The early release of planned movement by acoustic startle can be delayed by transcranial magnetic stimulation over the motor cortex

Previous studies have shown that preplanned movements can be rapidly released when a startling acoustic stimulus (SAS) is presented immediately prior to, or coincident with, the imperative signal to initiate movement. Based on the short latency of the onset of muscle activity (typically in less than 90 ms) and the frequent co-expression of startle responses in the neck and eye muscles, it has been proposed that the release of planned movements by a SAS is mediated by subcortical, possibly brainstem, pathways. However, a role for cortical structures in mediating these responses cannot be ruled out based on timing arguments alone. We examined the role of the cortex in the mediation of these responses by testing if a suprathreshold transcranial magnetic stimulation applied over the primary motor cortex, which suppresses voluntary drive and is known to delay movement initiation, could delay the release of movement by a SAS. Eight subjects performed an instructed-delay task requiring them to make a ballistic wrist movement to a target in response to an acoustic tone (control task condition).
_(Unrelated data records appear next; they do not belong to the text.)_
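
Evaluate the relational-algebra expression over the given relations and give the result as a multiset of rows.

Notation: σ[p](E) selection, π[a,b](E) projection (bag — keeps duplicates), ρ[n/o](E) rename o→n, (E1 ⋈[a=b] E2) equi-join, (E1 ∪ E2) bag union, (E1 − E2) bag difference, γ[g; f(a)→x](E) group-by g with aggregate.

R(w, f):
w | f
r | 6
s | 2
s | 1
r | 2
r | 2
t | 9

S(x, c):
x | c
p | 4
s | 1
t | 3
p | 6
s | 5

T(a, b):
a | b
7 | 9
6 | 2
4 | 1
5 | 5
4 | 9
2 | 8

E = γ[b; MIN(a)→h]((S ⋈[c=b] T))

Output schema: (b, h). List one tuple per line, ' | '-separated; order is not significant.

Per-node cardinality:
  S → 5
  T → 6
  (S ⋈[c=b] T) → 2
  γ[b; MIN(a)→h]((S ⋈[c=b] T)) → 2

== RESULT ==
b | h
1 | 4
5 | 5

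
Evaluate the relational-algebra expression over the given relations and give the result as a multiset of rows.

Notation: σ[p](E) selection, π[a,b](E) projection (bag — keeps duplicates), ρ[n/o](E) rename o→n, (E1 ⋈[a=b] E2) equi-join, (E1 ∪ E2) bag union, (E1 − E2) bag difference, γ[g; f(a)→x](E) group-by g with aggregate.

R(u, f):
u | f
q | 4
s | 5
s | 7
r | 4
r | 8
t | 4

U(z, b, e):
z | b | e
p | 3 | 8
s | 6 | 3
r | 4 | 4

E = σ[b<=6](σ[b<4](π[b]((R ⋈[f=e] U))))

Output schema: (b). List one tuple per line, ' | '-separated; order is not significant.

Row counts bottom-up:
  R → 6
  U → 3
  (R ⋈[f=e] U) → 4
  π[b]((R ⋈[f=e] U)) → 4
  σ[b<4](π[b]((R ⋈[f=e] U))) → 1
  σ[b<=6](σ[b<4](π[b]((R ⋈[f=e] U)))) → 1

== RESULT ==
b
3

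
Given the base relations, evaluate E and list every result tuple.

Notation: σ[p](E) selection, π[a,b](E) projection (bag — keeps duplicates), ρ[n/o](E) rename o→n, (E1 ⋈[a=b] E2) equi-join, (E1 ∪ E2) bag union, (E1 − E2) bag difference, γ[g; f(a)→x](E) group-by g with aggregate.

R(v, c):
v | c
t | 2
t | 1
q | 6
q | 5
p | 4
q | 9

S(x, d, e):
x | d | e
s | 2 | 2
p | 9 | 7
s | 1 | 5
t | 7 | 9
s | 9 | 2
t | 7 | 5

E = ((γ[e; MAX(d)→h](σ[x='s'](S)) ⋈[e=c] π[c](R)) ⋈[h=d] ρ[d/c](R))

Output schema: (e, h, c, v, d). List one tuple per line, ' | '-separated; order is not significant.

Subexpression sizes:
  S → 6
  σ[x='s'](S) → 3
  γ[e; MAX(d)→h](σ[x='s'](S)) → 2
  R → 6
  π[c](R) → 6
  (γ[e; MAX(d)→h](σ[x='s'](S)) ⋈[e=c] π[c](R)) → 2
  R → 6
  ρ[d/c](R) → 6
  ((γ[e; MAX(d)→h](σ[x='s'](S)) ⋈[e=c] π[c](R)) ⋈[h=d] ρ[d/c](R)) → 2

== RESULT ==
e | h | c | v | d
2 | 9 | 2 | q | 9
5 | 1 | 5 | t | 1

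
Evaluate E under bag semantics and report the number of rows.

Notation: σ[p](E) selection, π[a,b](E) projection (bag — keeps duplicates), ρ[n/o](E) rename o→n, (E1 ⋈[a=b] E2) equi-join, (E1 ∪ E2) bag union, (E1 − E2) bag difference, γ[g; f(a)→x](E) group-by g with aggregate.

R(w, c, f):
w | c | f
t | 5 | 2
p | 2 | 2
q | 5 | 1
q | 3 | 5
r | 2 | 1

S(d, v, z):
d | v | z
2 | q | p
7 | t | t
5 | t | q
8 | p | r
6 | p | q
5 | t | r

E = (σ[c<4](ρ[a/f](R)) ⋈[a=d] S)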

In a subset of trials subjects received one of the following: (1) suprathreshold TMS over the contralateral primary motor cortex 70 ms prior to their mean response time on control trials (TMS _CT), (2) SAS 200 ms prior to the go cue (SAS), (3) suprathreshold TMS 70 ms prior to the mean SAS-evoked response time (TMS _SAS), or (4) TMS _SAS and SAS presented concurrently (TMS+SAS). Movement kinematics and EMG from the wrist extensors and flexors and sternocleidomastoid muscles were recorded. The application of TMS _CT prior to control voluntary movements produced a significant delay in movement onset times (P< 0.001) (average delay = 37.7 ± 12.8 ms). The presentation of a SAS alone at -200 ms resulted in the release of the planned movement an average of 71.7 ± 2.7 ms after the startling stimulus. The early release of movement by a SAS was significantly delayed (P< 0.001, average delay = 35.0 ± 12.9 ms) when TMS _SAS and SAS were presented concurrently. This delay could not be explained by a prolonged suppression of motor unit activity at the spinal level. These findings provide evidence that the release of targeted ballistic wrist movements by SAS is mediated, in part, by a fast conducting transcortical pathway via the primary motor cortex.